2. Estratégia Argumentativa
Para sustentar as suas ideias, as quais expus acima, Ismail Xavier categoriza que a marca
da quebra da utopia da felicidade doméstica se manifesta no filme em duas instâncias. Na
primeira, a situação do crime introdutório é seguida do gesto banal o qual atribui ao cinema o
símbolo da transgressão e nivela o crime ao ato casual de compra o ingresso seguido pela
entrada na sala escura. Assim, Xavier nota que Bressane propõe uma desestabilização da
fronteira entre o pecado e a inocência, deixando o espectador com uma sensação de irresolução
e consternação diante da ausência de culpa que sente o assassino. Essa indagação do espectador
ecoa até o fim do filme, Matou a família propõe um desafio constante ao espectador. Esse
desconforto refere-se à violência estrutural no nível da linguagem que tem seu dado central no
choque e provoca risco de uma viagem interior indesejável muito por consequência do estilo
disjuntivo que Bressane é adepto.
Já no resto dos episódios, nota-se que a violência é seguida de uma referência
carnavalesca. Isso provoca perplexidade diante do contraste entre festa (paraíso tropical) e
tragédia (inferno doméstico). Esse contraste pode ser somente aparente, visto que a violência
pode trazer um contraponto de liberação referente a uma ruptura com a ordem opressora,
liberação que remete ao carnaval.
Ademais o autor coloca que o filme “confia na estranheza” sem esvaziar o drama pela
comédia. Ele discorre sobre algumas das estratégias de Bressane para tal efeito: fragmentação
dos episódios, descontinuidade dentro dos episódios, modos de representação antitéticos,
sonegação, elipses, atores que representam mais de uma personagem etc.

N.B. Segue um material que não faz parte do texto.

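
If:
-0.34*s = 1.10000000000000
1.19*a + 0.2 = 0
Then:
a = -0.17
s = -3.24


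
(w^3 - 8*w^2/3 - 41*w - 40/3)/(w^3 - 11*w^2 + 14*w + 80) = (3*w^2 + 16*w + 5)/(3*(w^2 - 3*w - 10))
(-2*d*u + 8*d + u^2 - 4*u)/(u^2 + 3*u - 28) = (-2*d + u)/(u + 7)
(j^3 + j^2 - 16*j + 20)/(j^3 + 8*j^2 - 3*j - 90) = (j^2 - 4*j + 4)/(j^2 + 3*j - 18)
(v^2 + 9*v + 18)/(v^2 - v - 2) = (v^2 + 9*v + 18)/(v^2 - v - 2)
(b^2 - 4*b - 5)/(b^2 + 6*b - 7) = (b^2 - 4*b - 5)/(b^2 + 6*b - 7)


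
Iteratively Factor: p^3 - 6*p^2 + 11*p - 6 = (p - 1)*(p^2 - 5*p + 6) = (p - 2)*(p - 1)*(p - 3)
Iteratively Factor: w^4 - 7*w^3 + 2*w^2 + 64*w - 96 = (w - 4)*(w^3 - 3*w^2 - 10*w + 24) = (w - 4)*(w - 2)*(w^2 - w - 12) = (w - 4)*(w - 2)*(w + 3)*(w - 4)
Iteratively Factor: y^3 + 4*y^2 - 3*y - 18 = (y + 3)*(y^2 + y - 6) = (y + 3)^2*(y - 2)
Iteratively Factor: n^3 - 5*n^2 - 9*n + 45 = (n + 3)*(n^2 - 8*n + 15) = (n - 3)*(n + 3)*(n - 5)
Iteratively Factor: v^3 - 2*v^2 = (v)*(v^2 - 2*v) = v^2*(v - 2)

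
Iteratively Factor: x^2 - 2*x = (x)*(x - 2)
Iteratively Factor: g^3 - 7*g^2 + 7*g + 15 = (g - 3)*(g^2 - 4*g - 5) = (g - 3)*(g + 1)*(g - 5)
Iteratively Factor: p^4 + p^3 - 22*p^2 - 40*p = (p)*(p^3 + p^2 - 22*p - 40) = p*(p + 2)*(p^2 - p - 20) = p*(p + 2)*(p + 4)*(p - 5)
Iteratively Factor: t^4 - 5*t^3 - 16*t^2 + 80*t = (t - 5)*(t^3 - 16*t) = (t - 5)*(t + 4)*(t^2 - 4*t) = (t - 5)*(t - 4)*(t + 4)*(t)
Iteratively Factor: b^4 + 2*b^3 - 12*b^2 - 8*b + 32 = (b + 2)*(b^3 - 12*b + 16) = (b - 2)*(b + 2)*(b^2 + 2*b - 8) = (b - 2)^2*(b + 2)*(b + 4)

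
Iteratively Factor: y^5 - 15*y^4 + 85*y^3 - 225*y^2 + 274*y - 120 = (y - 3)*(y^4 - 12*y^3 + 49*y^2 - 78*y + 40) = (y - 5)*(y - 3)*(y^3 - 7*y^2 + 14*y - 8) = (y - 5)*(y - 3)*(y - 2)*(y^2 - 5*y + 4) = (y - 5)*(y - 4)*(y - 3)*(y - 2)*(y - 1)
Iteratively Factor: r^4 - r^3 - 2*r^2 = (r - 2)*(r^3 + r^2) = r*(r - 2)*(r^2 + r) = r*(r - 2)*(r + 1)*(r)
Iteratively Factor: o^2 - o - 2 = (o - 2)*(o + 1)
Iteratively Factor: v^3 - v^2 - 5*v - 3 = (v - 3)*(v^2 + 2*v + 1) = (v - 3)*(v + 1)*(v + 1)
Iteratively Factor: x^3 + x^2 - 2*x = (x)*(x^2 + x - 2) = x*(x + 2)*(x - 1)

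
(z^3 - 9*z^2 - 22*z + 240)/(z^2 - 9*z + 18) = (z^2 - 3*z - 40)/(z - 3)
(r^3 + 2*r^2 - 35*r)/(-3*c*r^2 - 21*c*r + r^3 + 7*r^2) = (r - 5)/(-3*c + r)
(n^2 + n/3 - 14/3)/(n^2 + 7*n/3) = (n - 2)/n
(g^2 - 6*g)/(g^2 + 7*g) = (g - 6)/(g + 7)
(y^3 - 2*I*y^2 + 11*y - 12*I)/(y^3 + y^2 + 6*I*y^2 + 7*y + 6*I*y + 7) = (y^2 - I*y + 12)/(y^2 + y*(1 + 7*I) + 7*I)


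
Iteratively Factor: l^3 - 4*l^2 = (l)*(l^2 - 4*l) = l*(l - 4)*(l)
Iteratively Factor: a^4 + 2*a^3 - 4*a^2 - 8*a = (a + 2)*(a^3 - 4*a) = (a + 2)^2*(a^2 - 2*a) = a*(a + 2)^2*(a - 2)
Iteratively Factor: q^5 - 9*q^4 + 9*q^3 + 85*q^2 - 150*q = (q + 3)*(q^4 - 12*q^3 + 45*q^2 - 50*q) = (q - 5)*(q + 3)*(q^3 - 7*q^2 + 10*q) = q*(q - 5)*(q + 3)*(q^2 - 7*q + 10) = q*(q - 5)*(q - 2)*(q + 3)*(q - 5)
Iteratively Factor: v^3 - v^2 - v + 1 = (v - 1)*(v^2 - 1) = (v - 1)^2*(v + 1)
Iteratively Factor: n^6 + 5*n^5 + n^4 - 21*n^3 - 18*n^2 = (n - 2)*(n^5 + 7*n^4 + 15*n^3 + 9*n^2) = n*(n - 2)*(n^4 + 7*n^3 + 15*n^2 + 9*n) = n*(n - 2)*(n + 1)*(n^3 + 6*n^2 + 9*n) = n^2*(n - 2)*(n + 1)*(n^2 + 6*n + 9) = n^2*(n - 2)*(n + 1)*(n + 3)*(n + 3)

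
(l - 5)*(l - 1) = l^2 - 6*l + 5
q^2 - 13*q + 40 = (q - 8)*(q - 5)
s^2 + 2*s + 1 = (s + 1)^2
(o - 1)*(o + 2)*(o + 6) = o^3 + 7*o^2 + 4*o - 12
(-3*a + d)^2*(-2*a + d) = -18*a^3 + 21*a^2*d - 8*a*d^2 + d^3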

Em meios gerais, Ismail traça uma análise que constata que independentemente de uma
motivação mais clara ou mais enigmática, todos os atos de violência no filme estão ligados à
decadência do espaço doméstico, há uma desordem amorosa que vista de perto é correlata à
ordem doméstica. Isso é trabalhado por Bressane, segundo Ismail Xavier, pela experimentação,
jogos de duração da imagem e de espelhamento, estrutura de mosaico e evocação do rito do
carnaval. Assim, o autor constata que Matou a família e foi ao cinema não coloca o cinema
como fato exterior do círculo de violência e sim dentro do processo que traz o problema de
amor e morte focalizado no filme.

3. Posicionamento Crítico
Considerei uma leitura bastante reveladora, densa e fértil. Gostaria que fosse
aprofundada sob a ótica das relações de gênero, mas compreendo não ser a especialidade
do autor. Mesmo assim, achei importante ressaltar a carência nesse viés de estudo.